Die alone, die drunk.
Dead drunk.
"No. No. Nooo." A whisper. A sob. "Help me… please, help me. Someone, please help me."
He retched again, and then again. He struggled to move, at least to slither away from the pool of vomit in which he lay, but any movement he made was pure agony.
Then, from somewhere deep in the darkness surrounding him, he saw something.
From somewhere hidden in the darkness a mist was rising.

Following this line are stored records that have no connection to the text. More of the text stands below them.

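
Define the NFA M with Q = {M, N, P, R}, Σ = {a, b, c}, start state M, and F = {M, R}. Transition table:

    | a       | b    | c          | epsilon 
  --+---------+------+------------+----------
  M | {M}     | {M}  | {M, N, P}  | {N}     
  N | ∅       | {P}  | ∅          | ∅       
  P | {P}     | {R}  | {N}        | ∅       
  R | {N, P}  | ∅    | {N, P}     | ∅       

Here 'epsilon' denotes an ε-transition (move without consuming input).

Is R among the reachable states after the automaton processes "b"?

Start: ε-closure({M}) = {M, N}.
Read 'b': M→{M}, N→{P}; union {M, P}; ε-closure = {M, N, P}.
State R is not in {M, N, P}.

No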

A mist that seemed to be illuminated from within, as if a thousand candles were burning unseen in the strange fog. As he stared at the fog, a face began to take shape.
A powerful face, with glowing eyes that bored into the depths of his soul.
A hallucination.
That had to be it-he was hallucinating.
Or dying.
That was it-his life was ebbing away, and this was a spirit come to lead him into the mists of death.
"Help me," he whispered once again. "Please help me."
The mist itself seemed to reach out to him, and he felt a touch-a burning touch-on his cheek.
A voice spoke. A whisper. Neither a woman's voice nor a man's, something unearthly yet distinct. "Will you give me whatever I ask?"
Ted stared up into the glittering eyes. "Yes," he whispered. "Oh, God, yes."
The terrible tolling in Ted's head eased.
The nausea in his belly calmed.
"Anything," he pleaded once again. "I'll do anything. Just help me."